Of course this would also work by permuting Y instead of X, since the idea is to break the connection between X and Y.
What about small sample sizes? Do I need a certain number of observations to justify permutation tests or will just the power decrease?
Thank you for the approachable video!
The number of possible unique permutations is limited by small sample sizes. For example, if you only have 5subjects and you're running a 1-sample t-test, permutation are done by sign flipping and only 2^5 = 32 flips are possible, so the smallest p-value possible is 1/32 = .03125. I think randomise tells you how many unique permutations are possible? It has been a while since I've run it.
So you'd hope to have 5000 iterations or so....maybe 1000 would do in a pinch.
OK, so the number of possible permutations is my bottleneck and when I can compute with all of them I'll get an exact p value, when I need to sample from them an approximated p value.
That seems to make sense. Again, thank you very much. Any chances of further videos on permutation tests (like chi squared, more groups, time series?) from you?
A great video! Thank you! Can I ask whether using one-tailed t-test, FDR-corrected can replace a permutation test with N=32 for analysing EEG data? In other words, can using a t-test while conducting univariate and multivariate EEG analysis methods be appropriate?
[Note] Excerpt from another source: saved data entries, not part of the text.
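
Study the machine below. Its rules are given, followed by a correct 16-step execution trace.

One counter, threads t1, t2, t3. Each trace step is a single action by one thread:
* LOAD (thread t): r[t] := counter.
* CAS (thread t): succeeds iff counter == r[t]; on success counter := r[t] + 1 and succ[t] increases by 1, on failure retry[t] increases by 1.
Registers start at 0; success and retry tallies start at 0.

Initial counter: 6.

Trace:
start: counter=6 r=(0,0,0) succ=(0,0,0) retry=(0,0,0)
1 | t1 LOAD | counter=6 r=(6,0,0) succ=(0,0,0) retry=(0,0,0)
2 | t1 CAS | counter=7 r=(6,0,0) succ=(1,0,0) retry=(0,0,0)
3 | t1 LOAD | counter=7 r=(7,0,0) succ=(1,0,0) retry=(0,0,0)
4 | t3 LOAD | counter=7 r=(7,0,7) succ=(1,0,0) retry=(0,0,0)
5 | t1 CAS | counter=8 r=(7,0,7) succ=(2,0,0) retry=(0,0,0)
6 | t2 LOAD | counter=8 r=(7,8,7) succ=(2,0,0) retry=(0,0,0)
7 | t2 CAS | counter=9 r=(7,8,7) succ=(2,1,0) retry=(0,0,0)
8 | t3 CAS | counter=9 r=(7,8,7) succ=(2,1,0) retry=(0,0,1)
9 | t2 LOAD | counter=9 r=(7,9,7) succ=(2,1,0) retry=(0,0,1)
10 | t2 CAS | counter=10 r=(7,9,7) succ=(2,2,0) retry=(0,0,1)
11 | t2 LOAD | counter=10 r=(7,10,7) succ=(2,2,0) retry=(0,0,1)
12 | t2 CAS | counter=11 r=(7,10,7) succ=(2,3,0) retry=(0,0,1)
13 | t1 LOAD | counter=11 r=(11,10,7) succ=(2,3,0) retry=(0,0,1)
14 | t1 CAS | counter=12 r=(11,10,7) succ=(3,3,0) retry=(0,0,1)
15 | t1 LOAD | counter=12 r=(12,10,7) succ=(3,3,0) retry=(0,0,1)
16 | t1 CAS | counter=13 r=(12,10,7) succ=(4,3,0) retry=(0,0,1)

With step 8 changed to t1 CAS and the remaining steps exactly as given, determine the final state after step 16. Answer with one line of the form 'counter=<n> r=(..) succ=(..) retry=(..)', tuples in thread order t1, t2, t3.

(re-executing from step 8 with the substitution; state before step 8: counter=9 r=(7,8,7) succ=(2,1,0) retry=(0,0,0))
8 | t1 CAS | counter=9 r=(7,8,7) succ=(2,1,0) retry=(1,0,0)
9 | t2 LOAD | counter=9 r=(7,9,7) succ=(2,1,0) retry=(1,0,0)
10 | t2 CAS | counter=10 r=(7,9,7) succ=(2,2,0) retry=(1,0,0)
11 | t2 LOAD | counter=10 r=(7,10,7) succ=(2,2,0) retry=(1,0,0)
12 | t2 CAS | counter=11 r=(7,10,7) succ=(2,3,0) retry=(1,0,0)
13 | t1 LOAD | counter=11 r=(11,10,7) succ=(2,3,0) retry=(1,0,0)
14 | t1 CAS | counter=12 r=(11,10,7) succ=(3,3,0) retry=(1,0,0)
15 | t1 LOAD | counter=12 r=(12,10,7) succ=(3,3,0) retry=(1,0,0)
16 | t1 CAS | counter=13 r=(12,10,7) succ=(4,3,0) retry=(1,0,0)

counter=13 r=(12,10,7) succ=(4,3,0) retry=(1,0,0)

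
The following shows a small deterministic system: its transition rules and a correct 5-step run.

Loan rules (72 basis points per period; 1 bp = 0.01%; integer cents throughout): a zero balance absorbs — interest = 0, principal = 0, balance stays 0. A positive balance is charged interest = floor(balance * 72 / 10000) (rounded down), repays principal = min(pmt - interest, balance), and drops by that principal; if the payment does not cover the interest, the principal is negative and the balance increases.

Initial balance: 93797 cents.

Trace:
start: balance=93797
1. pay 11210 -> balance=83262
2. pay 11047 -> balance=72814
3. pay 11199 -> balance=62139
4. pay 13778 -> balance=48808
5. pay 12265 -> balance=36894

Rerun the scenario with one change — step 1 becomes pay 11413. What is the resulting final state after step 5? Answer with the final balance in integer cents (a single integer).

36684

(re-executing from step 1 with the substitution; state before step 1: balance=93797)
1. pay 11413 -> balance=83059
2. pay 11047 -> balance=72610
3. pay 11199 -> balance=61933
4. pay 13778 -> balance=48600
5. pay 12265 -> balance=36684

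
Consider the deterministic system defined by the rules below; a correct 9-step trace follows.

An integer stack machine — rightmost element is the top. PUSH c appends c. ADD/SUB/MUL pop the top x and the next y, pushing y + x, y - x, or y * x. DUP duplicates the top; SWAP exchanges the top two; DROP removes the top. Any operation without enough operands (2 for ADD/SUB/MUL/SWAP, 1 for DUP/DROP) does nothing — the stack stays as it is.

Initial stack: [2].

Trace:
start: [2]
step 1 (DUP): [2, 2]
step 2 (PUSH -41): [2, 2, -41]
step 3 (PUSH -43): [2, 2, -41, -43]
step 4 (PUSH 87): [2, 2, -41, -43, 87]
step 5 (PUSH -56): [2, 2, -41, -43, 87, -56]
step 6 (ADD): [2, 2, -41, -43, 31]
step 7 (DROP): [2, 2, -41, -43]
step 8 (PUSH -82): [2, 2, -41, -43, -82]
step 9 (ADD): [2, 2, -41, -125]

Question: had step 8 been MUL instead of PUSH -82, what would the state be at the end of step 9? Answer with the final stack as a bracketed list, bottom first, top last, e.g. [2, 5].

(re-executing from step 8 with the substitution; state before step 8: [2, 2, -41, -43])
step 8 (MUL): [2, 2, 1763]
step 9 (ADD): [2, 1765]

[2, 1765]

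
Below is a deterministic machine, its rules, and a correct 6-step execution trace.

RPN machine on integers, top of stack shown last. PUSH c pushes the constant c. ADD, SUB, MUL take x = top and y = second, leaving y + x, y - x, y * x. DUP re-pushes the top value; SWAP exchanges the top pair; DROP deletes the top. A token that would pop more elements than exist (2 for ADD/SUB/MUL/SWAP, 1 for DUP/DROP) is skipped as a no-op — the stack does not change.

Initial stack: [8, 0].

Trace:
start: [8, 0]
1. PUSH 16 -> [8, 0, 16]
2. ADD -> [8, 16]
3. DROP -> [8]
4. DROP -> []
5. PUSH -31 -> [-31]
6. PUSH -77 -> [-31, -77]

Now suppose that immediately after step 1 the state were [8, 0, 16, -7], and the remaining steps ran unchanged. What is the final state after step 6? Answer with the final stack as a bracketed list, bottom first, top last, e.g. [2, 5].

state after step 1 := [8, 0, 16, -7]
2. ADD -> [8, 0, 9]
3. DROP -> [8, 0]
4. DROP -> [8]
5. PUSH -31 -> [8, -31]
6. PUSH -77 -> [8, -31, -77]

[8, -31, -77]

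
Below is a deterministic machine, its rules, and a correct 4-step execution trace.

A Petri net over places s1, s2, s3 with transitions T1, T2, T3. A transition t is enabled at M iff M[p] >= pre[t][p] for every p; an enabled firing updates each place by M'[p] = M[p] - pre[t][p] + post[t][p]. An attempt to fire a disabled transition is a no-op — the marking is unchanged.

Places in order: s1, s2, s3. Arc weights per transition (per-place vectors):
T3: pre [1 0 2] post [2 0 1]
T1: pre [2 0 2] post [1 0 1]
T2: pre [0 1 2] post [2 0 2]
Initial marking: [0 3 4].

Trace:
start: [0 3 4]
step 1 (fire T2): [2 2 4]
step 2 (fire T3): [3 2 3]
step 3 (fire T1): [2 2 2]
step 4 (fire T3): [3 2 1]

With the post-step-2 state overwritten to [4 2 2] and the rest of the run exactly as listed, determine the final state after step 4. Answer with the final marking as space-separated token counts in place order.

3 2 1

state after step 2 := [4 2 2]
step 3 (fire T1): [3 2 1]
step 4 (fire T3): [3 2 1]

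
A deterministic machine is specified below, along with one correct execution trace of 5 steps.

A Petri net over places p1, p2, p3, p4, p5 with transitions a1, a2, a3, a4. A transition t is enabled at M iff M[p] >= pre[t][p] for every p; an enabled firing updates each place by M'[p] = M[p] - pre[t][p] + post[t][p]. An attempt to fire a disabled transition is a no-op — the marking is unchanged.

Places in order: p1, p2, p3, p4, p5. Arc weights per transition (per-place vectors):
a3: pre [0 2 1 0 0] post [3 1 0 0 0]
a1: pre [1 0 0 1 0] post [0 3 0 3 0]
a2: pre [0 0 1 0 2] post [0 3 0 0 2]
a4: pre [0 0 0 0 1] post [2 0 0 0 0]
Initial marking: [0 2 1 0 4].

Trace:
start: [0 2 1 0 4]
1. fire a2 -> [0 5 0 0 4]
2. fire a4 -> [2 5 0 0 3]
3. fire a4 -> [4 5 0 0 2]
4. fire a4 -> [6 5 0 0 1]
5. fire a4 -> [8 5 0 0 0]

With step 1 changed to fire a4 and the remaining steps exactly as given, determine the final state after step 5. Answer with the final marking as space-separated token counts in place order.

8 2 1 0 0

(re-executing from step 1 with the substitution; state before step 1: [0 2 1 0 4])
1. fire a4 -> [2 2 1 0 3]
2. fire a4 -> [4 2 1 0 2]
3. fire a4 -> [6 2 1 0 1]
4. fire a4 -> [8 2 1 0 0]
5. fire a4 -> [8 2 1 0 0]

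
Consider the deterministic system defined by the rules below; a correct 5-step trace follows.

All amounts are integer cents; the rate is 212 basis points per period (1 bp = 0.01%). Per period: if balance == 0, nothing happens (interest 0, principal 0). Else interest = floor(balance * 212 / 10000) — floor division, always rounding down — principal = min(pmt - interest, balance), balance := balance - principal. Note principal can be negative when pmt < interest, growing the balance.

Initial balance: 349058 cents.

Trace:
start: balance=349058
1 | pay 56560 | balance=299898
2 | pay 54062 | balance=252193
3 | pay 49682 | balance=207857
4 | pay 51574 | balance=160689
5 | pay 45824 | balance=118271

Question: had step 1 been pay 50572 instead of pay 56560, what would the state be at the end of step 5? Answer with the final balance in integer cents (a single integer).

124783

(re-executing from step 1 with the substitution; state before step 1: balance=349058)
1 | pay 50572 | balance=305886
2 | pay 54062 | balance=258308
3 | pay 49682 | balance=214102
4 | pay 51574 | balance=167066
5 | pay 45824 | balance=124783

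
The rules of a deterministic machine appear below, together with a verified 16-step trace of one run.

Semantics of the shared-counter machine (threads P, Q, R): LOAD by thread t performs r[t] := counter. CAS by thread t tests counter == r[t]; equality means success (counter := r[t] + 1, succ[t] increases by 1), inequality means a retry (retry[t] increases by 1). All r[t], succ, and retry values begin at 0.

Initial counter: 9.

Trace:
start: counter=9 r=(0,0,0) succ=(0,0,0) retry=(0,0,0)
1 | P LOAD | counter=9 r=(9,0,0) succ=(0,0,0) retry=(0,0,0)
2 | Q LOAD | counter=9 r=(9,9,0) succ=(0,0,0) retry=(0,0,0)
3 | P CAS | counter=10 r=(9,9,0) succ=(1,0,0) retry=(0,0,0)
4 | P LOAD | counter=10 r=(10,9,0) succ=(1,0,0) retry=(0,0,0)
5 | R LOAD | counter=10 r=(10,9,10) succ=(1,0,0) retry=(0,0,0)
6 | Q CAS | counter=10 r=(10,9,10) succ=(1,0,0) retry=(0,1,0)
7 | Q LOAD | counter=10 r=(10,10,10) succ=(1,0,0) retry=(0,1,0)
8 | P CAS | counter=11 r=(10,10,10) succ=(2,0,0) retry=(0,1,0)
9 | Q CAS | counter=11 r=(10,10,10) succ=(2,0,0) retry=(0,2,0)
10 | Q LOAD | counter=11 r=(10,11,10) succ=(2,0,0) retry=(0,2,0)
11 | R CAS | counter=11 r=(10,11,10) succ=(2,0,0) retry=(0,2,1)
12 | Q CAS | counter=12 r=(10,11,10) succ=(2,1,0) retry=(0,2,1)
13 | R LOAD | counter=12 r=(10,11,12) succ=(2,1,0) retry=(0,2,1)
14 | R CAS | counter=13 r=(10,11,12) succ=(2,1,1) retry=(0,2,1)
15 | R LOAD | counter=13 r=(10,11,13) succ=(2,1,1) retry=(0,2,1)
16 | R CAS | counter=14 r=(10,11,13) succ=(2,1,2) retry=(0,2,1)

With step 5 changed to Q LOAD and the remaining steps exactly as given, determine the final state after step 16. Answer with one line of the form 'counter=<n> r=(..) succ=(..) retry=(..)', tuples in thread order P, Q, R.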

The permutation test (just a vanilla permutation test) doesn't control for multiple comparisons. Only when you combine with the max T-stat to build your null distribution. This is a family-wise error correction. To reiterate. A permutation test alone just addresses any divergence from the normality assumption. Combine with max t and you now have a multiple comparison correction that doesn't assume normality. FDR is a different type of multiple comparison correction and I'm not completely familiar with EEG data, but with fMRI data there are voxelwise FDR corrections and cluster-based FDR corrections and there are reasons why the cluster-based make more sense (do we want a "false discovery" to be on a voxel level or cluster level? Cluster level makes more sense). I'm unsure if there's the same issue with EEG data. Either way FDR correction is an alternative way to go.
What would of been good is if you gave more explanation of how you calculated the mean difference statistics, instead of skipping over that important detail
Sorry for any confusion, are you referring to the cartoon example? You simply calculate the standard t-statistic using the swapped labels. Hope that helps!